Bar loses noise-limit bid

Granting a Queenstown bar's appeal to use its outdoor deck and exceed the district plan noise limit by 10dBA would be "an ad hoc and isolated answer to a wider problem being experienced by the people of Queenstown", the Environment Court says.

Guilty As Ltd, trading as Guilty Bar, on Ballarat St lost its appeal against a Queenstown Lakes District Council decision to refuse a consent variation which would have allowed 60 to 70 patrons to use the 70sq m wooden deck, from 10pm to 1am, three nights a week and on public holidays, and to exceed the noise limit.

The application attracted 54 submissions - 50 in support and four against.

Judge Fred McElrea, environment commissioner Charles Manning and deputy environment commissioner Owen Borlase issued their dismissal last week, after a hearing in the Queenstown District Court on May 10.
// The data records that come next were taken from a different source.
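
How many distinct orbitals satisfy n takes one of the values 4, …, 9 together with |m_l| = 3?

Treat each shell separately and count matching orbitals:
n=4 → 2; n=5 → 4; n=6 → 6; n=7 → 8; n=8 → 10; n=9 → 12.
Total orbitals: 2 + 4 + 6 + 8 + 10 + 12 = 42.

42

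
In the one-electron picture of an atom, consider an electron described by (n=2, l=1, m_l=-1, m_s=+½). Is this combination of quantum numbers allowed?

n = 2 is a positive integer. l = 1 satisfies 0 ≤ l ≤ n−1 = 1. m_l = -1 lies in the range −l … +l (here −1 … 1). m_s = +1/2 is one of ±1/2.
All four constraints are satisfied.

Valid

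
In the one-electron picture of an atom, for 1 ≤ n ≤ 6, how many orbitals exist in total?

Total orbitals = 1² + 2² + 3² + 4² + 5² + 6² = 91.

91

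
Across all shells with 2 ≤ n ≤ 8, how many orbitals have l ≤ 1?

28

Work shell by shell — for each n, count the (l, ml) pairs that satisfy l ≤ 1:
n=2 → 4; n=3 → 4; n=4 → 4; n=5 → 4; n=6 → 4; n=7 → 4; n=8 → 4.
Total orbitals: 4 + 4 + 4 + 4 + 4 + 4 + 4 = 28.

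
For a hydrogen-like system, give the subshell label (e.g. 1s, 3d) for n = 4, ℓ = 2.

ℓ = 2 corresponds to the letter 'd', so the subshell is 4d.

4d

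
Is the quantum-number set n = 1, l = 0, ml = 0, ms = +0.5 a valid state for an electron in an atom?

n = 1 is a positive integer. l = 0 satisfies 0 ≤ l ≤ n−1 = 0. ml = 0 lies in the range −l … +l (here 0). ms = +1/2 is one of ±1/2.
All four constraints are satisfied.

Yes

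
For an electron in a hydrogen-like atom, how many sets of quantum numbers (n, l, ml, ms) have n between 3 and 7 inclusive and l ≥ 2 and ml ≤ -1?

100

Per-shell orbital counts meeting the constraint:
n=3 → 2; n=4 → 5; n=5 → 9; n=6 → 14; n=7 → 20.
Orbitals: 2 + 5 + 9 + 14 + 20 = 50. Including both spin states (ms = ±1/2) gives 2 × 50 = 100 states.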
In their decision, the panel said acoustic evidence was dubious and it did not convince the court the effects of the change would be minor.

Planning evidence from both the council and Guilty As "failed to address crucial issues" arising under the Resource Management Act, under which the application had to be assessed, the panel said.
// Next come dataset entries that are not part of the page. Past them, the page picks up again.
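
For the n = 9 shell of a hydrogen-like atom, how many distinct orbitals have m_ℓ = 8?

1

With n = 9 the allowed ℓ are 0, 1, …, 8.
The (ℓ, m_ℓ) pairs meeting m_ℓ = 8 give: ℓ=8 → 1.
Total orbitals: 1.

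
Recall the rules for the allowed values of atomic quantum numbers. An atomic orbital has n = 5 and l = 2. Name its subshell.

l = 2 corresponds to the letter 'd', so the subshell is 5d.

5d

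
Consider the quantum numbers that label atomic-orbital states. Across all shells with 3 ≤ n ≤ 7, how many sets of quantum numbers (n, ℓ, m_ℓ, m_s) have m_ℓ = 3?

Treat each shell separately and count matching orbitals:
n=4 → 1; n=5 → 2; n=6 → 3; n=7 → 4.
Orbitals: 1 + 2 + 3 + 4 = 10. Including both spin states (m_s = ±1/2) gives 2 × 10 = 20 states.

20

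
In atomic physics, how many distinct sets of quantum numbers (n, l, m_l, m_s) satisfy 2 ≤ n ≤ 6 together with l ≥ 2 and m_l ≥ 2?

Count contributing orbitals for each principal shell:
n=3 → 1; n=4 → 3; n=5 → 6; n=6 → 10.
Orbitals: 1 + 3 + 6 + 10 = 20. Including both spin states (m_s = ±1/2) gives 2 × 20 = 40 states.

40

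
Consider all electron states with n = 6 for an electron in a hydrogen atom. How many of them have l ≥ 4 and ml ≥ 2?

For n = 6, l ranges over 0 … 5.
The (l, ml) pairs meeting l ≥ 4 and ml ≥ 2 give: l=4 → 3; l=5 → 4.
Orbitals: 3 + 4 = 7. Each orbital carries two spin states, so 7 × 2 = 14 states.

14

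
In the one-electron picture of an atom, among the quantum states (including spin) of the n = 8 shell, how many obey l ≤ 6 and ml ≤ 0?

Go through l = 0, …, 7 (the values permitted for n = 8).
The (l, ml) pairs meeting l ≤ 6 and ml ≤ 0 give: l=0 → 1; l=1 → 2; l=2 → 3; l=3 → 4; l=4 → 5; l=5 → 6; l=6 → 7.
Orbitals: 1 + 2 + 3 + 4 + 5 + 6 + 7 = 28. Each orbital carries two spin states, so 28 × 2 = 56 states.

56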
They agreed with the council's commissioners in 2008 and with the three parties to the proceedings there could be "significant precedent effects in the immediate area, and possibly more widely, if this appeal were to be allowed".

The effects were not addressed by either of the planning witnesses, despite the issue being raised both by the commissioners and the parties concerned, the decision said.

Granting the application would be an "ad hoc" answer to an issue the council was tackling by reviewing the district plan's provisions concerning noise.

The court acknowledged the parties to the appeal considered the apparent lack of monitoring of noise from outdoor areas of licensed premises late at night, and an alleged lack of enforcement of existing noise limits in the town centre among the plan's problems.

Judge McElrea and commissioners Mr Manning and Mr Borlase said professional witnesses did not address the effects of the proposal on any property or site except the building opposite Guilty Bar, owned by one of the parties.

"The district plan requires that those effects be assessed on other sites ... This flaw appears to derive from reliance on an affected party consent given by Ngai Tahu Property Ltd," the decision said.